The administration's Making Home Affordable Program (HAMP) is beginning to look a little more robust based on figures released Wednesday the U.S. Treasury Department and the Department of Housing and Urban Development (HUD), joint sponsors of the program. 

The newest figures indicate more borrowers are emerging from trial loan modifications and signing permanent loan modification offers. As of the end of January, a total of 116,297 permanent loan modifications had been signed, nearly double the 66,465 reported at the end of December. An additional 76,482 had been extended permanent modification offers but had not yet returned the paperwork.  830,438 borrowers are still in some stage of the required three month trial period required by the program guidelines.
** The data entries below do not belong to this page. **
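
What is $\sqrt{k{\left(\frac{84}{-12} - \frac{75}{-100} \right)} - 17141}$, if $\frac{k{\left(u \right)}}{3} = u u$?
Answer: $\frac{i \sqrt{272381}}{4} \approx 130.48 i$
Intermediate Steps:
$k{\left(u \right)} = 3 u^{2}$ ($k{\left(u \right)} = 3 u u = 3 u^{2}$)
$\sqrt{k{\left(\frac{84}{-12} - \frac{75}{-100} \right)} - 17141} = \sqrt{3 \left(\frac{84}{-12} - \frac{75}{-100}\right)^{2} - 17141} = \sqrt{3 \left(84 \left(- \frac{1}{12}\right) - - \frac{3}{4}\right)^{2} - 17141} = \sqrt{3 \left(-7 + \frac{3}{4}\right)^{2} - 17141} = \sqrt{3 \left(- \frac{25}{4}\right)^{2} - 17141} = \sqrt{3 \cdot \frac{625}{16} - 17141} = \sqrt{\frac{1875}{16} - 17141} = \sqrt{- \frac{272381}{16}} = \frac{i \sqrt{272381}}{4}$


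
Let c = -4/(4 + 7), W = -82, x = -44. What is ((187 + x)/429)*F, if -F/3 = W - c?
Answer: 898/11 ≈ 81.636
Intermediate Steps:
c = -4/11 ≈ -0.36364
F = 2694/11 (F = -3*(-82 - 1*(-4/11)) = -3*(-82 + 4/11) = -3*(-898/11) = 2694/11 ≈ 244.91)
((187 + x)/429)*F = ((187 - 44)/429)*(2694/11) = (143*(1/429))*(2694/11) = (⅓)*(2694/11) = 898/11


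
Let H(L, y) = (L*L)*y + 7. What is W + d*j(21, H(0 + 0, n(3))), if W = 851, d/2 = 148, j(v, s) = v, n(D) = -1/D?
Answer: 7067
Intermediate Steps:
H(L, y) = 7 + y*L² (H(L, y) = L²*y + 7 = y*L² + 7 = 7 + y*L²)
d = 296 (d = 2*148 = 296)
W + d*j(21, H(0 + 0, n(3))) = 851 + 296*21 = 851 + 6216 = 7067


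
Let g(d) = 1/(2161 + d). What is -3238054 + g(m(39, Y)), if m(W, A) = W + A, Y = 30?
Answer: -7220860419/2230 ≈ -3.2381e+6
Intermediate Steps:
m(W, A) = A + W
-3238054 + g(m(39, Y)) = -3238054 + 1/(2161 + (30 + 39)) = -3238054 + 1/(2161 + 69) = -3238054 + 1/2230 = -7220860419/2230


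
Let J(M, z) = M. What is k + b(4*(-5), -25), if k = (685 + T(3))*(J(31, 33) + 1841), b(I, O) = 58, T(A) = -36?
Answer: 1214986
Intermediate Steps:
k = 1214928 (k = (685 - 36)*(31 + 1841) = 649*1872 = 1214928)
k + b(4*(-5), -25) = 1214928 + 58 = 1214986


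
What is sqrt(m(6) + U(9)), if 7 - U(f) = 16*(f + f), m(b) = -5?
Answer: I*sqrt(286) ≈ 16.912*I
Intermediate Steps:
U(f) = 7 - 32*f (U(f) = 7 - 16*(f + f) = 7 - 16*2*f = 7 - 32*f)
sqrt(m(6) + U(9)) = sqrt(-5 + (7 - 32*9)) = sqrt(-5 + (7 - 288)) = sqrt(-5 - 281) = sqrt(-286) = I*sqrt(286)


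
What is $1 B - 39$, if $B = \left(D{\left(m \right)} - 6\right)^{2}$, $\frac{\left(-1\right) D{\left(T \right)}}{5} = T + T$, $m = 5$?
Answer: $3097$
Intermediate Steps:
$D{\left(T \right)} = - 10 T$ ($D{\left(T \right)} = - 5 \left(T + T\right) = - 5 \cdot 2 T = - 10 T$)
$B = 3136$ ($B = \left(\left(-10\right) 5 - 6\right)^{2} = \left(-50 - 6\right)^{2} = \left(-56\right)^{2} = 3136$)
$1 B - 39 = 1 \cdot 3136 - 39 = 3136 - 39 = 3097$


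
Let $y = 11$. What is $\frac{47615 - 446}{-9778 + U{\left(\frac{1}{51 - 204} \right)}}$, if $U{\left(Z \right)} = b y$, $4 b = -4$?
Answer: $- \frac{15723}{3263} \approx -4.8186$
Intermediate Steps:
$b = -1$ ($b = \frac{1}{4} \left(-4\right) = -1$)
$U{\left(Z \right)} = -11$ ($U{\left(Z \right)} = \left(-1\right) 11 = -11$)
$\frac{47615 - 446}{-9778 + U{\left(\frac{1}{51 - 204} \right)}} = \frac{47615 - 446}{-9778 - 11} = \frac{47169}{-9789} = 47169 \left(- \frac{1}{9789}\right) = - \frac{15723}{3263}$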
Since the program began last spring, 1,269,937 households have been extended loan modifications offers, 1,008,216 of which had enrolled in trials. 60,500 had been cancelled.  However, the rate at which new candidates are entering the program is dropping.  The increase in enrollment from December to January was 80,500 compared to 109,500 from November to December and 110,081 the month before that.  Enrollment in the trial peaked in October at 157,000.

The Treasury Department estimates that there are approximately 5.6 million first mortgage loans that are 60 or more days delinquent, however, only 1.7 million of these are currently estimated to be eligible for inclusion in the HAMP program. 

Eligible loans are modified so that payments do not exceed 31 percent of monthly income through interest rate reductions and, where necessary, an extension of the term of the loan or forbearance of principal.  The Treasury Department estimates that the median decrease in monthly payment is $522.

Some fall out of eligibility because they are FHA or VA loans, jumbo loans, or those originated after the eligibility end date for origination.  Others are eliminated based on being non-owner occupied or vacant or for having negative income or a borrower debt ration already below the 31 percent level the program is designed to achieve.  While the report states that these numbers represent a one-time snapshot and that more borrowers are expected to become eligible for HAMP, it still appears that there are a significant number of troubled loans out there that may not be reached by programs such as this and may proceed to foreclosure.

HAMP utilizes loan servicers to contact borrowers who are 60 days or more delinquent on their mortgage payments, evaluate their eligibility for the program and do the paperwork necessary to enroll them in trial modifications.  Over 100 servicers are now enrolled as participants in the program and firms servicing Freddie Mac and Fannie Mae owned loans are automatically enrolled as HAMP participants. The HAMP program has been criticized for the low rate of conversion from trial to permanent modification status and, in January program administrated enacted a program of increased supervision of servicers and additional assistance to borrowers in an attempt to improve the conversion rate.

Three of the servicers, CitiMortgage, GMAC, and Saxon Mortgage Services are at or near having enrolled 50 percent of their delinquent loans in the program and most of the large servicers have enrolled 30 to 40 percent of eligible loans in modifications.

While borrowers must keep their modified loans current for three months before converting to permanent status, only about 7,000 permanently modified loans have aged more than three months so the program is still too young to allow any estimates of the rate of default. As reported here yesterday, it is estimated the redefault rate on Freddie Mac and Fannie Mae loan modifications are running at about 60%.

MND's Adam Quinones adds one last observation from the report...

It is noted that the majority of successful loan modifications,  57.4% to be exact, have been borrowers who are out of work or are underemployed. If those borrowers are unable to get work, those loans might end up defaulting anyway. Again, this calls attention to the need for stimulus in the labor market.